If, for instance, the KW (real) load is less than that of the islanded system at the time of islanding, an increase in local frequency will occur (see FIG. 9). The amplitude of this frequency change is determined by the difference in the load on the DR at the time of islanding, and the load on the islanded system. The period of the frequency change is dependent upon the response of the DR. If the DR is a generator, for example, the period of the frequency change is dependent upon the response of the generator speed governor and the acceleration characteristic of the generator, which control the rate of change in the speed of the generator.
Conversely, if the load on the islanded system is greater than that on the DR at the instant islanding occurs, then the frequency of the DR will drop in response to the increased load (see FIG. 8). Similarly, DR voltage will increase or decrease depending on the VAR (reactive) loads imposed upon the generator at the time of islanding.
As can be seen from the figures, the techniques described above do not detect all island conditions. If the DR is supplying exactly the same real and reactive load as is being consumed by the loads on the utility network, the resulting island condition is not detectable by conventional techniques.
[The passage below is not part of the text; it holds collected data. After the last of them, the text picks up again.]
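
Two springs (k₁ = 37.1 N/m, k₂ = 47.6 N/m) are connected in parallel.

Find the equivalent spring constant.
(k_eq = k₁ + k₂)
k_eq = k₁ + k₂ = 37.1 + 47.6 = 84.7 N/m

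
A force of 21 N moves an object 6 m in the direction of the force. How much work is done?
W = Fd = 21×6 = 126.0 J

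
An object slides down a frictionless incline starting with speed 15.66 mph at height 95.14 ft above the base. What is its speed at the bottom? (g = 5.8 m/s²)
½mv₀² + mgh = ½mv² → v = √(v₀² + 2gh) = √(7.001² + 2×5.8×29) = 19.63 m/s = 43.91 mph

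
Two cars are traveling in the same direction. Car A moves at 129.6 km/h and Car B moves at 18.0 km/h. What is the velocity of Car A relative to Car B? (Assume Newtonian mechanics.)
v_rel = v_A - v_B = 129.6 - 18.0 = 111.6 km/h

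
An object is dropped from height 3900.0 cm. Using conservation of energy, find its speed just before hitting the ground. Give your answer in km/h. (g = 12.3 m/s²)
mgh = ½mv² → v = √(2gh) = √(2×12.3×39) = 30.97 m/s = 111.5 km/h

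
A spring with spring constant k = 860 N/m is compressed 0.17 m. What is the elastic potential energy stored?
PE = ½kx² = ½×860×0.17² = 12.43 J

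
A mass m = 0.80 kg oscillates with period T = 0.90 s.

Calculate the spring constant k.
T = 2π√(m/k) → k = m(2π/T)² = 0.8×(2π/0.9)² = 38.99 N/m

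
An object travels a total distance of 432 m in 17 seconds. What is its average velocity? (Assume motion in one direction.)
v_avg = Δd / Δt = 432 / 17 = 25.41 m/s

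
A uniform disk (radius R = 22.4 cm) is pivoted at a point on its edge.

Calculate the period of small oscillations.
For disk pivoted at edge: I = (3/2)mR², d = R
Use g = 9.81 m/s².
I/m = (3/2)R² = 0.07526 m²; d = R = 0.224 m
T = 2π√((3/2)R²/(gR)) = 2π√(3R/(2g)) = 1.163 s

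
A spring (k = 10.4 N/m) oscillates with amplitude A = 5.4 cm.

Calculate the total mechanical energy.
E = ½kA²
E = ½kA² = ½×10.4×(0.054)² = 0.01516 J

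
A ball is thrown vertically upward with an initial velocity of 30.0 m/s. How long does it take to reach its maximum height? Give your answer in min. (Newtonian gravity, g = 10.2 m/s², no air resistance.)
t_up = v₀/g (with unit conversion) = 0.04902 min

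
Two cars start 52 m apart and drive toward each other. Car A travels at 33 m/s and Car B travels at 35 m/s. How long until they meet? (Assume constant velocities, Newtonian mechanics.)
Combined speed: v_combined = 33 + 35 = 68 m/s
Time to meet: t = d/68 = 52/68 = 0.76 s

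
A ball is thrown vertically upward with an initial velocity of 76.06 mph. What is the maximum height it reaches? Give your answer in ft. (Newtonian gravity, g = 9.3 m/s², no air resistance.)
h_max = v₀²/(2g) (with unit conversion) = 203.9 ft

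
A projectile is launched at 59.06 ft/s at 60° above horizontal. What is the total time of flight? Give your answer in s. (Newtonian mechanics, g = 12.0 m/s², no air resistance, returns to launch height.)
T = 2v₀sin(θ)/g (with unit conversion) = 2.598 s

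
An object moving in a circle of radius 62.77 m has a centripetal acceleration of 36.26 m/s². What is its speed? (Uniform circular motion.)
v = √(a_c × r) = √(36.26 × 62.77) = 47.71 m/s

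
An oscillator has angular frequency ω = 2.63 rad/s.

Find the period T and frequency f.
T = 2π/ω = 2π/2.63 = 2.389 s; f = ω/2π = 0.4186 Hz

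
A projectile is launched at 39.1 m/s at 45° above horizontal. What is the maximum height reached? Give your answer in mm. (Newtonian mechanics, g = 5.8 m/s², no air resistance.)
H = v₀²sin²(θ)/(2g) (with unit conversion) = 65900.0 mm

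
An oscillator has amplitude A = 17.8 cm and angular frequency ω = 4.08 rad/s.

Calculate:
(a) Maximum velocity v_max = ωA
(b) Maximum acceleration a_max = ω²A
v_max = ωA = 4.08×0.178 = 0.7262 m/s
a_max = ω²A = 4.08²×0.178 = 2.963 m/s²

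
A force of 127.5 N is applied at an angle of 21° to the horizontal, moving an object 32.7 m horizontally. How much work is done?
W = Fd cosθ = 127.5×32.7×cos(21°) = 3892.3 J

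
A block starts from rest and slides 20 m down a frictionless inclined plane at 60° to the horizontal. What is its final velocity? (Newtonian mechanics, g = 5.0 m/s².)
a = g sin(θ) = 5.0 × sin(60°) = 4.33 m/s²
v = √(2ad) = √(2 × 4.33 × 20) = 13.16 m/s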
There will be no discernable shift in the frequency or voltage of the islanded system as the DR is perfectly supplying the islanded loads. When a system is operating at or near this balance, there is a non-detection area where traditional over/under frequency and over/under voltage relays either fail to detect, or are slow to detect the islanded condition (see FIG. 10).
These and other drawbacks and disadvantages exist in conventional systems and methods.